I commute 120 miles a day. 90% of my driving is highway, at 75mph. My 1999 Maxima GLE delievered 23-25 mpg reliably. 

Everything's the same except that I sold the 1999 and bought a used 2002 Maxima GLE. Now I'm lucky to get 20 mpg. Is this normal for this car, or are you getting better mileage. If you're doing better, do you have suggestions for me.

Thanks!

kpsingleton


----------



## Puppetmaster (Mar 28, 2005)

With conservative shifting (no more than 2500-3000 rpms), I typically get about 23-24 mpg in a 70% highway 30% city mix. 

How well has the car been maintained?
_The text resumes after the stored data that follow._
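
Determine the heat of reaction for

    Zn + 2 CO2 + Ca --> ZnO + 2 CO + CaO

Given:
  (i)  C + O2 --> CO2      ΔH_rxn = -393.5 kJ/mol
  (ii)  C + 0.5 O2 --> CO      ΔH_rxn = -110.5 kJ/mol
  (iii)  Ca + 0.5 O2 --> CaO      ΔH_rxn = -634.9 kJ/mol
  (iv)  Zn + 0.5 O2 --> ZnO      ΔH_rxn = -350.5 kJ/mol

(i) reversed and × 2 (reverse to put CO2 on the reactant side; ×2 to match 2 CO2 in the target): (-2)·(-393.5) = +787.0 kJ/mol
(ii) × 2 (×2 to match 2 CO in the target): (2)·(-110.5) = -221.0 kJ/mol
(iii) as written (CaO already on the product side): -634.9 kJ/mol
(iv) as written (ZnO already on the product side): -350.5 kJ/mol
ΔH_rxn = (-2)·(-393.5) + (2)·(-110.5) + (1)·(-634.9) + (1)·(-350.5) = -419.4 kJ/mol

ΔH_rxn = -419.4 kJ/mol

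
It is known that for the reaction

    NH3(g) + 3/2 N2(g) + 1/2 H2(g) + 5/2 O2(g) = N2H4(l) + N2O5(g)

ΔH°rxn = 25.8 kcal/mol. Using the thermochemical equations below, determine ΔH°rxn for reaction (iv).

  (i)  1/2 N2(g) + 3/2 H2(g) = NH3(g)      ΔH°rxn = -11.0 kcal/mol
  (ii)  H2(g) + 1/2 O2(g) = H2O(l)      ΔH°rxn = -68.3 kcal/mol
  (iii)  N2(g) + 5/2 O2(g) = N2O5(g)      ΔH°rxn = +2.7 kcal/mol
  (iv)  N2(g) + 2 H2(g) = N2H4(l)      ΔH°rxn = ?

(i) reversed: +11.0 kcal/mol
(ii): not needed.
(iii) as written: +2.7 kcal/mol
(iv) as written: contributes x
+25.8 = (+11.0) + (+2.7) + x
x = (+25.8 − (+13.7)) / (1) = 12.1 kcal/mol

ΔH°rxn = 12.1 kcal/mol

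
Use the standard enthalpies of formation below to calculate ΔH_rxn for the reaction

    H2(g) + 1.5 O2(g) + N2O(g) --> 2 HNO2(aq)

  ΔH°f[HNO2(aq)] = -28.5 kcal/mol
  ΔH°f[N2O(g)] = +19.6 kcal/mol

ΔH_rxn = -76.6 kcal/mol

ΔH°rxn = Σ nΔHf°(products) − Σ nΔHf°(reactants).
Products: 2·(-28.5) = -57.0
Reactants: 1·(+0.0) + 3/2·(+0.0) + 1·(+19.6) = +19.6
ΔH_rxn = (-57.0) − (+19.6) = -76.6 kcal/mol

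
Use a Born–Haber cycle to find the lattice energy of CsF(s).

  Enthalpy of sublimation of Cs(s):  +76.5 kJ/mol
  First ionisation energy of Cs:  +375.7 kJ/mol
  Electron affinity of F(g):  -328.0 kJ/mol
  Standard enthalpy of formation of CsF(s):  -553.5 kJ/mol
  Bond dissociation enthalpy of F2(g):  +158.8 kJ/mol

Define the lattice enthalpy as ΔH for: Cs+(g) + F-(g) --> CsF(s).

ΔHf° = 1·ΔHsub + 1·(ΣIE) + 1/2·D(F2) + 1·EA + U
-553.5 = 1·(+76.5) + 1·(+375.7) + 1/2·(+158.8) + 1·(-328.0) + U
U = -553.5 − (+203.6) = -757.1 kJ/mol

U = -757.1 kJ/mol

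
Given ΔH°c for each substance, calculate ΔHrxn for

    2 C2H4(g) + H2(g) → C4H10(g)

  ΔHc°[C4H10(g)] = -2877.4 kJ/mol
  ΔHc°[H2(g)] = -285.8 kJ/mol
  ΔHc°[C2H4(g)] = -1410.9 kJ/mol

ΔHrxn = -230.2 kJ/mol

With combustion enthalpies, reactants minus products:
= [2·(-1410.9) + 1·(-285.8)] − [1·(-2877.4)]
= -230.2 kJ/mol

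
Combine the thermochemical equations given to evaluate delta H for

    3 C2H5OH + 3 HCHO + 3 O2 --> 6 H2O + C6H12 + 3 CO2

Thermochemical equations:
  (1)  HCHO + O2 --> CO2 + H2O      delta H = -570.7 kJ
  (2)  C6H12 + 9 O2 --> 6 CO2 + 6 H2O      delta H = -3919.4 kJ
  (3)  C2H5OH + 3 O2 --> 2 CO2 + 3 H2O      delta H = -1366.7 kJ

(1) × 3 (×3 to match 3 HCHO in the target): (3)·(-570.7) = -1712.1 kJ
(2) reversed (reverse to put C6H12 on the product side): +3919.4 kJ
(3) × 3 (scale by 3 for the 3 C2H5OH): (3)·(-1366.7) = -4100.1 kJ
delta H = (-1712.1) + (+3919.4) + (-4100.1) = -1892.8 kJ

delta H = -1892.8 kJ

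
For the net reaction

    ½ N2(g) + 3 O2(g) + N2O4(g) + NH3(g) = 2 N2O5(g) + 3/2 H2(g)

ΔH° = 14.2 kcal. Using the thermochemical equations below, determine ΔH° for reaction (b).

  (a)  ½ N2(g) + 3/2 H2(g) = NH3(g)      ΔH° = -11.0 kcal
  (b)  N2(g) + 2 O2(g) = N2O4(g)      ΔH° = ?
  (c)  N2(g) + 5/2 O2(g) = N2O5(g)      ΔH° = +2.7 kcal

(a) reversed (NH3(g) must end up as a reactant): +11.0 kcal
(b) reversed (reverse to put N2O4(g) on the reactant side): contributes −x
(c) × 2 (scale by 2 for the 2 N2O5(g)): (2)·(+2.7) = +5.4 kcal
+14.2 = (+11.0) + (+5.4) − x
x = (+14.2 − (+16.4)) / (-1) = 2.2 kcal

ΔH° = 2.2 kcal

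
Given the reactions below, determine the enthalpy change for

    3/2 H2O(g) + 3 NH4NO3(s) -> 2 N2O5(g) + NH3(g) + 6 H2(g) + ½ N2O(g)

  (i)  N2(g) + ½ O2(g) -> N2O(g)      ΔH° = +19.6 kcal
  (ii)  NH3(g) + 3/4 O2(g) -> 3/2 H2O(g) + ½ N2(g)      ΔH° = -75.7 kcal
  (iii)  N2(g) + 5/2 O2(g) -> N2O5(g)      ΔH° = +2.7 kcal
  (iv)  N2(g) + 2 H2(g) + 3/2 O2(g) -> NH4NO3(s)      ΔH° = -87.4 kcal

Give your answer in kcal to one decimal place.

(i) × 1/2 (scale by 1/2 for the 1/2 N2O(g)): (1/2)·(+19.6) = +9.8 kcal
(ii) reversed (reverse to put NH3(g) on the product side): +75.7 kcal
(iii) × 2 (scale by 2 for the 2 N2O5(g)): (2)·(+2.7) = +5.4 kcal
(iv) reversed and × 3 (reverse to put NH4NO3(s) on the reactant side; ×3 to match 3 NH4NO3(s) in the target): (-3)·(-87.4) = +262.2 kcal
ΔH° = (1/2)·(+19.6) + (-1)·(-75.7) + (2)·(+2.7) + (-3)·(-87.4) = 353.1 kcal

ΔH° = 353.1 kcal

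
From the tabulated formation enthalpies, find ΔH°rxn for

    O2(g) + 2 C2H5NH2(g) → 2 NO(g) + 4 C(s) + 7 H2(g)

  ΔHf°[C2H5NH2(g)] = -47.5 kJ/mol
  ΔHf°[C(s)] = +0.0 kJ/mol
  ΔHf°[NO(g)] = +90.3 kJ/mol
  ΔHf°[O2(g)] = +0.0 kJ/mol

Products: 2·(+90.3) + 4·(+0.0) + 7·(+0.0) = +180.6
Reactants: 1·(+0.0) + 2·(-47.5) = -95.0
ΔH°rxn = (+180.6) − (-95.0) = 275.6 kJ/mol

ΔH°rxn = 275.6 kJ/mol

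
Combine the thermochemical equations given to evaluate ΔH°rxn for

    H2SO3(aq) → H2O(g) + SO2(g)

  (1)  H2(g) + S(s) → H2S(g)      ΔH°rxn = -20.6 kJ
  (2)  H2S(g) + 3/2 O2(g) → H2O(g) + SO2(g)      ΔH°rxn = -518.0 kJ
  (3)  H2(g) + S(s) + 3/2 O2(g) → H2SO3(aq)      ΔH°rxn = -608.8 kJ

(1) as written: -20.6 kJ
(2) as written (H2O(g) already on the product side): -518.0 kJ
(3) reversed (H2SO3(aq) must end up as a reactant): +608.8 kJ
Summing the manipulated equations, ΔH°rxn = (1)·(-20.6) + (1)·(-518.0) + (-1)·(-608.8) = 70.2 kJ

ΔH°rxn = 70.2 kJ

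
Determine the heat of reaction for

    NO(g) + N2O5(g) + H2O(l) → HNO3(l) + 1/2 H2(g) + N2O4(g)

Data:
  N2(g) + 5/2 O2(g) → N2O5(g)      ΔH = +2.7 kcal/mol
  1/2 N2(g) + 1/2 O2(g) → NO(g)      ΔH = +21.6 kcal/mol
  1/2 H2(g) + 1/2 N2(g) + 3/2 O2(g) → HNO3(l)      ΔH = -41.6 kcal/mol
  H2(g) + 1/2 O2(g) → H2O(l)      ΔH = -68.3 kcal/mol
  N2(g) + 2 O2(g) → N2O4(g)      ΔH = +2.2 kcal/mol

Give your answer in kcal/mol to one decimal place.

equation 1 reversed (reverse to put N2O5(g) on the reactant side): -2.7 kcal/mol
equation 2 reversed (reverse to put NO(g) on the reactant side): -21.6 kcal/mol
equation 3 as written (HNO3(l) already on the product side): -41.6 kcal/mol
equation 4 reversed (reverse to put H2O(l) on the reactant side): +68.3 kcal/mol
equation 5 as written (N2O4(g) already on the product side): +2.2 kcal/mol
By Hess's law, ΔH = (-1)·(+2.7) + (-1)·(+21.6) + (1)·(-41.6) + (-1)·(-68.3) + (1)·(+2.2) = 4.6 kcal/mol

ΔH = 4.6 kcal/mol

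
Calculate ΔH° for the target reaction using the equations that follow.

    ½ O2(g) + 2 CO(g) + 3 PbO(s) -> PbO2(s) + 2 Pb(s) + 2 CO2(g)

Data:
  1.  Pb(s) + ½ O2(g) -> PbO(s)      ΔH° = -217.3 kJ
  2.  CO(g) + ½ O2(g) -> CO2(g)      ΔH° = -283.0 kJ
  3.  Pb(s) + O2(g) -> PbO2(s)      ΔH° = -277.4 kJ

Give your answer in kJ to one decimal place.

eq. 1 reversed and × 3: (-3)·(-217.3) = +651.9 kJ
eq. 2 × 2: (2)·(-283.0) = -566.0 kJ
eq. 3 as written: -277.4 kJ
Combining the equations, ΔH° = (-3)·(-217.3) + (2)·(-283.0) + (1)·(-277.4) = -191.5 kJ

ΔH° = -191.5 kJ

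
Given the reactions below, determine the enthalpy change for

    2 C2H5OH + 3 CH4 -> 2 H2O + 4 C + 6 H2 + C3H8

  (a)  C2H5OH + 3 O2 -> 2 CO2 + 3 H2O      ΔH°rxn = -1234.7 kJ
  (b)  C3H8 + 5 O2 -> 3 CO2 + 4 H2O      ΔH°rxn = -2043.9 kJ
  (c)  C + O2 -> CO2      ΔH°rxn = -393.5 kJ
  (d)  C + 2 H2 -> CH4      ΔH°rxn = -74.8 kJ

(a) × 2: (2)·(-1234.7) = -2469.4 kJ
(b) reversed: +2043.9 kJ
(c) reversed: +393.5 kJ
(d) reversed and × 3: (-3)·(-74.8) = +224.4 kJ
ΔH°rxn = (2)·(-1234.7) + (-1)·(-2043.9) + (-1)·(-393.5) + (-3)·(-74.8) = 192.4 kJ

ΔH°rxn = 192.4 kJ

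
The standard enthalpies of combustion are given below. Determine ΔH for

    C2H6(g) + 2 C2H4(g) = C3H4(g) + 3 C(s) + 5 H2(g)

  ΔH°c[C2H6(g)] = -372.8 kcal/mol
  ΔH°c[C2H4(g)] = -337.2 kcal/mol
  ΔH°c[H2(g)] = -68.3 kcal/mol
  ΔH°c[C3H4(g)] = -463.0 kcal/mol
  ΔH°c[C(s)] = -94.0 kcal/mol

ΔH = 39.3 kcal/mol

With combustion enthalpies, reactants minus products:
= [1·(-372.8) + 2·(-337.2)] − [1·(-463.0) + 3·(-94.0) + 5·(-68.3)]
= 39.3 kcal/mol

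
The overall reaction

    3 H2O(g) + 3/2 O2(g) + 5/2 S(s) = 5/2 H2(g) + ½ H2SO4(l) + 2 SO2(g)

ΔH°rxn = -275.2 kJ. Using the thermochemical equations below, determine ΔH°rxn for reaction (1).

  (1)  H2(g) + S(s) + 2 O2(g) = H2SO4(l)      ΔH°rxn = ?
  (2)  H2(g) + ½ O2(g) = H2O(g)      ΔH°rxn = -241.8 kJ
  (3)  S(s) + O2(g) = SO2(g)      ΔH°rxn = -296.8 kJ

(1) × 1/2: contributes 1/2·x
(2) reversed and × 3: (-3)·(-241.8) = +725.4 kJ
(3) × 2: (2)·(-296.8) = -593.6 kJ
-275.2 = (+725.4) + (-593.6) + 1/2·x
x = (-275.2 − (+131.8)) / (1/2) = -814.0 kJ

ΔH°rxn = -814.0 kJ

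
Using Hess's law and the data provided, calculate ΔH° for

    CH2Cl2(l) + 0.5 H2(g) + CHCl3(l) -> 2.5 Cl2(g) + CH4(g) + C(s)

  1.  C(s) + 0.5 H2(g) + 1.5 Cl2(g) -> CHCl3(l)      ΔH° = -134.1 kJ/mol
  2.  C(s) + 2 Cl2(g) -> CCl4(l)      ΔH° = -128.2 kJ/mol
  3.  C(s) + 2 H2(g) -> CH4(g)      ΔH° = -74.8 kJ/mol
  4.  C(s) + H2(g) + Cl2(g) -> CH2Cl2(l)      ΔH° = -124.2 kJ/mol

ΔH° = 183.5 kJ/mol

eq. 1 reversed: +134.1 kJ/mol
eq. 2: not needed.
eq. 3 as written: -74.8 kJ/mol
eq. 4 reversed: +124.2 kJ/mol
ΔH° = (+134.1) + (-74.8) + (+124.2) = 183.5 kJ/mol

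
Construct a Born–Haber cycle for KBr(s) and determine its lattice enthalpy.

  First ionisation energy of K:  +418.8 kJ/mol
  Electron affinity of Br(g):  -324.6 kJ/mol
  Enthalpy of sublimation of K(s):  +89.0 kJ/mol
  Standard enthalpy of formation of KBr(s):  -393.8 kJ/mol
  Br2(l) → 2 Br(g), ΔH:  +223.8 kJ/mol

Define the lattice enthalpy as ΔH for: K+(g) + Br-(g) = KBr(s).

U = -688.9 kJ/mol

ΔHf° = 1·ΔHsub + 1·(ΣIE) + 1/2·D(Br2) + 1·EA + U
-393.8 = 1·(+89.0) + 1·(+418.8) + 1/2·(+223.8) + 1·(-324.6) + U
U = -393.8 − (+295.1) = -688.9 kJ/mol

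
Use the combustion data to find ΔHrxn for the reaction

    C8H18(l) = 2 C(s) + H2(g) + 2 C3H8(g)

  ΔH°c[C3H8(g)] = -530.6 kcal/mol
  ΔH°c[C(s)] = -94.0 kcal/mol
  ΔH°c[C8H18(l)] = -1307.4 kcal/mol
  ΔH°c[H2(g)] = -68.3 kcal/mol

ΔHrxn = 10.1 kcal/mol

With combustion enthalpies, reactants minus products:
= [1·(-1307.4)] − [2·(-94.0) + 1·(-68.3) + 2·(-530.6)]
= 10.1 kcal/mol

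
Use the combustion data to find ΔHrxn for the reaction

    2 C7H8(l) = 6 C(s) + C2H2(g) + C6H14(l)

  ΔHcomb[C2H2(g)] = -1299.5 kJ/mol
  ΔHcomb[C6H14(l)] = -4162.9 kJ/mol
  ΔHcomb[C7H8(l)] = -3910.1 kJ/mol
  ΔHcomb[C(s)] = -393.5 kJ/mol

Using ΔH = Σ nΔHc°(reactants) − Σ nΔHc°(products):
= [2·(-3910.1)] − [6·(-393.5) + 1·(-1299.5) + 1·(-4162.9)]
= 3.2 kJ/mol

ΔHrxn = 3.2 kJ/mol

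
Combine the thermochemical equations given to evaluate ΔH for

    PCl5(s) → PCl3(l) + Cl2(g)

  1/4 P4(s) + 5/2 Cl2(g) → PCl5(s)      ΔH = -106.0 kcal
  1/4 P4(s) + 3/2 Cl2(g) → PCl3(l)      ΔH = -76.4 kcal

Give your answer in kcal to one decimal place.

ΔH = 29.6 kcal

equation 1 reversed (reverse to put PCl5(s) on the reactant side): +106.0 kcal
equation 2 as written (PCl3(l) already on the product side): -76.4 kcal
ΔH = (-1)·(-106.0) + (1)·(-76.4) = 29.6 kcal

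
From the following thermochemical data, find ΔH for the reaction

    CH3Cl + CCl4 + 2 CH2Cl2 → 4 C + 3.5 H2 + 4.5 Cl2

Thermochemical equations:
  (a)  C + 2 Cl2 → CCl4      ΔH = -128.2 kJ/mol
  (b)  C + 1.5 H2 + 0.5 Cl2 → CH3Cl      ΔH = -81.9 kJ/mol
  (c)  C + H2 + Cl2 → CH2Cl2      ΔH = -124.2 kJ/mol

(a) reversed (CCl4 must end up as a reactant): +128.2 kJ/mol
(b) reversed (reverse to put CH3Cl on the reactant side): +81.9 kJ/mol
(c) reversed and × 2 (CH2Cl2 must end up as a reactant; ×2 to match 2 CH2Cl2 in the target): (-2)·(-124.2) = +248.4 kJ/mol
Since enthalpy is a state function, ΔH = (+128.2) + (+81.9) + (+248.4) = 458.5 kJ/mol

ΔH = 458.5 kJ/mol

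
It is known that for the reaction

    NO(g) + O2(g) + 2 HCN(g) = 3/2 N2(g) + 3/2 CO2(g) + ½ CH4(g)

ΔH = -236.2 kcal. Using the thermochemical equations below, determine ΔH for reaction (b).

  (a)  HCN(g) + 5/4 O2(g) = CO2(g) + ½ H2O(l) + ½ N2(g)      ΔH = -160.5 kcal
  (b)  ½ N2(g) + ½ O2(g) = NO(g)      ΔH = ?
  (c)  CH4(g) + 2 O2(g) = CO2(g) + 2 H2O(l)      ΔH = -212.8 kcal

ΔH = 21.6 kcal

(a) × 2 (scale by 2 for the 2 HCN(g)): (2)·(-160.5) = -321.0 kcal
(b) reversed (reverse to put NO(g) on the reactant side): contributes −x
(c) reversed and × 1/2 (reverse to put CH4(g) on the product side; scale by 1/2 for the 1/2 CH4(g)): (-1/2)·(-212.8) = +106.4 kcal
-236.2 = (-321.0) + (+106.4) − x
x = (-236.2 − (-214.6)) / (-1) = 21.6 kcal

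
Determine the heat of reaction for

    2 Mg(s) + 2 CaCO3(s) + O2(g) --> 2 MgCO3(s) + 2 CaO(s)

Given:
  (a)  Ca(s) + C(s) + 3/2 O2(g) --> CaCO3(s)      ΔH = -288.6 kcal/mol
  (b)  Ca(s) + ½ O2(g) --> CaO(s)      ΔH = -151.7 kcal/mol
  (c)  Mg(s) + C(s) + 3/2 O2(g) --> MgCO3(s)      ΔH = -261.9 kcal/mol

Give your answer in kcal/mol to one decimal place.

(a) reversed and × 2 (CaCO3(s) must end up as a reactant; ×2 to match 2 CaCO3(s) in the target): (-2)·(-288.6) = +577.2 kcal/mol
(b) × 2 (scale by 2 for the 2 CaO(s)): (2)·(-151.7) = -303.4 kcal/mol
(c) × 2 (×2 to match 2 MgCO3(s) in the target): (2)·(-261.9) = -523.8 kcal/mol
ΔH = (+577.2) + (-303.4) + (-523.8) = -250.0 kcal/mol

ΔH = -250.0 kcal/mol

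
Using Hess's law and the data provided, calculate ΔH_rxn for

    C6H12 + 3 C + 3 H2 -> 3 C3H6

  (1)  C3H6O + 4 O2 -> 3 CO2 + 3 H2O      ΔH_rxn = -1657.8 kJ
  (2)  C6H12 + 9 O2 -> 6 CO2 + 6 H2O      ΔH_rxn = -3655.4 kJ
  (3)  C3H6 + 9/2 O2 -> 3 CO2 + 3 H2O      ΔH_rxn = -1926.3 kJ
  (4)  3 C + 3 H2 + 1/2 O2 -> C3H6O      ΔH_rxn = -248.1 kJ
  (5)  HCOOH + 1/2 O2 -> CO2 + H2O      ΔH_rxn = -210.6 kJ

(1) as written: -1657.8 kJ
(2) as written (C6H12 already on the reactant side): -3655.4 kJ
(3) reversed and × 3 (reverse to put C3H6 on the product side; scale by 3 for the 3 C3H6): (-3)·(-1926.3) = +5778.9 kJ
(4) as written (C already on the reactant side): -248.1 kJ
(5): not needed (HCOOH appears nowhere else).
Since enthalpy is a state function, ΔH_rxn = (1)·(-1657.8) + (1)·(-3655.4) + (-3)·(-1926.3) + (1)·(-248.1) = 217.6 kJ

ΔH_rxn = 217.6 kJ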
Air filter, tire pressure, etc.


----------



## kpsingleton (Dec 30, 2005)

I bought the car via Ebay - and it appears to have had a 'history'. Odometer was 17,000 miles, but my local Nissan dealer says the front-end had been repaired / replaced. Anyhow, oil changes are all up to date; tires are at the right pressure; automatic transmission fluid is reasonably new; I'm using mid-grade gasoline.


----------



## brianw (Feb 25, 2004)

City driving-- low speeds and traffic-- significantly hurt fuel economy. My friends commuting primarily in low-speed Los Angeles traffic get 15-18mpg in their G35C's and 350Z's, so 20mpg in similar conditions in a `02 Maxima would not surprise me.

I would start checking o2 sensors, spark plugs, etc with that kind of highway fuel economy...


----------



## Flip94ta (Jan 7, 2006)

kpsingleton said:


> I commute 120 miles a day. 90% of my driving is highway, at 75mph. My 1999 Maxima GLE delievered 23-25 mpg reliably.
> 
> Everything's the same except that I sold the 1999 and bought a used 2002 Maxima GLE. Now I'm lucky to get 20 mpg. Is this normal for this car, or are you getting better mileage. If you're doing better, do you have suggestions for me.
> 
> ...



I commute 75 miles a day with about 80% highway at the same speeds as you my mileage varies between 22-25. You have the skinny 16's dont you? Your mileage should be better than mine and about the same as you old car. Are you using 5W-30 oil and your tire pressure should be around 33 psi.


----------



## Flip94ta (Jan 7, 2006)

Crud, I just realized you have a 2002 with a 3.5L. 15% more cubes equals 15% less gas mileage, so your numbers seems correct. Dont forget you are feeding an extra 65HP now. If you never really beat the car or accelerate hard you may be able to switch to 89 or 87 and save same cash that way. My fiance's 03 altima 2.5 gets 27-29 mpg in these driving conditions. Its the perfect commuter car.


----------